An assisted/instrumental delivery
An assisted delivery, sometimes called an ‘instrumental delivery’, is when your doctor will help in the birthing process by using instruments such as a ventouse or forceps to help you birth your baby vaginally. Both options are safe for you and your baby and are only used when necessary. Your doctor/midwife will explain why an assisted delivery is the best option for you.
- Ventous (also called a vacuum extraction or kiwi cup)
A ventouse is an instrument that is attached to the baby’s head by suction. A plastic or metal cup is attached by a tube to a suction device. The cup fits firmly onto your baby’s head. During a contraction and with the help of your pushing, the doctor pulls to help deliver your baby.
The suction cup leaves a small swelling on your baby’s head, called a ‘chignon’. This disappears quickly. The cup may also leave a bruise on your baby’s head, called a ‘cephalhaematoma’. Very rarely it can be associated to more severe bleed in baby’s head. A ventouse is less likely to cause vaginal tearing than forceps but is more likely to be unsuccessful and require forceps or caesarean section to deliver the baby. - Forceps
Forceps are smooth metal instruments that look like large spoons or tongs. They’re curved to fit around the baby’s head. The forceps are carefully positioned around your baby’s head and joined together at the handles. With a contraction and your pushing, the doctor pulls to help deliver your baby.

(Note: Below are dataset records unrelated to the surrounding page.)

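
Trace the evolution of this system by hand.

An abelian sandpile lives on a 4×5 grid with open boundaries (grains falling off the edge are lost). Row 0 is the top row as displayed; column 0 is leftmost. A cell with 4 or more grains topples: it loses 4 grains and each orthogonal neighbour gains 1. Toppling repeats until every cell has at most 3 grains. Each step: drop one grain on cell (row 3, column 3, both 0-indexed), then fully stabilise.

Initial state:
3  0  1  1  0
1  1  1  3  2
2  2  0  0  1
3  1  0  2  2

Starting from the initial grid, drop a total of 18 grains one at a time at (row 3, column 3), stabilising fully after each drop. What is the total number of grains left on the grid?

t=0: 3  0  1  1  0
1  1  1  3  2
2  2  0  0  1
3  1  0  2  2
t=1: 3  0  1  1  0
1  1  1  3  2
2  2  0  0  1
3  1  0  3  2
t=2: 3  0  1  1  0
1  1  1  3  2
2  2  0  1  1
3  1  1  0  3
t=3: 3  0  1  1  0
1  1  1  3  2
2  2  0  1  1
3  1  1  1  3
t=4: 3  0  1  1  0
1  1  1  3  2
2  2  0  1  1
3  1  1  2  3
t=5: 3  0  1  1  0
1  1  1  3  2
2  2  0  1  1
3  1  1  3  3
t=6: 3  0  1  1  0
1  1  1  3  2
2  2  0  2  2
3  1  2  1  0
t=7: 3  0  1  1  0
1  1  1  3  2
2  2  0  2  2
3  1  2  2  0
t=8: 3  0  1  1  0
1  1  1  3  2
2  2  0  2  2
3  1  2  3  0
t=9: 3  0  1  1  0
1  1  1  3  2
2  2  0  3  2
3  1  3  0  1
t=10: 3  0  1  1  0
1  1  1  3  2
2  2  0  3  2
3  1  3  1  1
t=11: 3  0  1  1  0
1  1  1  3  2
2  2  0  3  2
3  1  3  2  1
t=12: 3  0  1  1  0
1  1  1  3  2
2  2  0  3  2
3  1  3  3  1
t=13: 3  0  1  2  0
1  1  2  0  3
2  2  2  1  3
3  2  0  2  2
t=14: 3  0  1  2  0
1  1  2  0  3
2  2  2  1  3
3  2  0  3  2
t=15: 3  0  1  2  0
1  1  2  0  3
2  2  2  2  3
3  2  1  0  3
t=16: 3  0  1  2  0
1  1  2  0  3
2  2  2  2  3
3  2  1  1  3
t=17: 3  0  1  2  0
1  1  2  0  3
2  2  2  2  3
3  2  1  2  3
t=18: 3  0  1  2  0
1  1  2  0  3
2  2  2  2  3
3  2  1  3  3

36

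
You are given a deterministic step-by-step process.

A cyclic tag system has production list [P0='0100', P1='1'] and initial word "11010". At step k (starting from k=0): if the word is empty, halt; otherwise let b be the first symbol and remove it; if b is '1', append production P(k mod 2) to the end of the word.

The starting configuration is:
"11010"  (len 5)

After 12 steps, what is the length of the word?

step 0: "11010"  (len 5)
step 1: "10100100"  (len 8)
step 2: "01001001"  (len 8)
step 3: "1001001"  (len 7)
step 4: "0010011"  (len 7)
step 5: "010011"  (len 6)
step 6: "10011"  (len 5)
step 7: "00110100"  (len 8)
step 8: "0110100"  (len 7)
step 9: "110100"  (len 6)
step 10: "101001"  (len 6)
step 11: "010010100"  (len 9)
step 12: "10010100"  (len 8)

8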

Forceps can leave small marks on your baby’s face but these will disappear quite quickly. Very rarely it may cause further trauma in the baby. With forceps an episiotomy is almost always required and there are increased chances of maternal tears and postpartum bleeding.
After an assisted delivery
Depending on the circumstances, your baby can be delivered and placed on your tummy, and your birthing partner may still be able to cut the cord if they want to. You will sometimes need a catheter (a small tube that drains your bladder) for up to 12 hours. You’re more likely to need this if you have had an epidural because you may not have fully regained sensation in your bladder (and therefore don’t know when it’s full).
A caesarean section
A caesarean section is a surgical procedure to deliver a baby through a cut in the mother’s abdomen (tummy) and uterus (womb). When a caesarean section is planned after labour begins, it is called an emergency caesarean section. There are different levels of 'emergency' and the doctor will decide when you will need to go to theatre, this could be immediately or within the next 30 minutes to a few hours depending on the urgency for you or your baby’s health.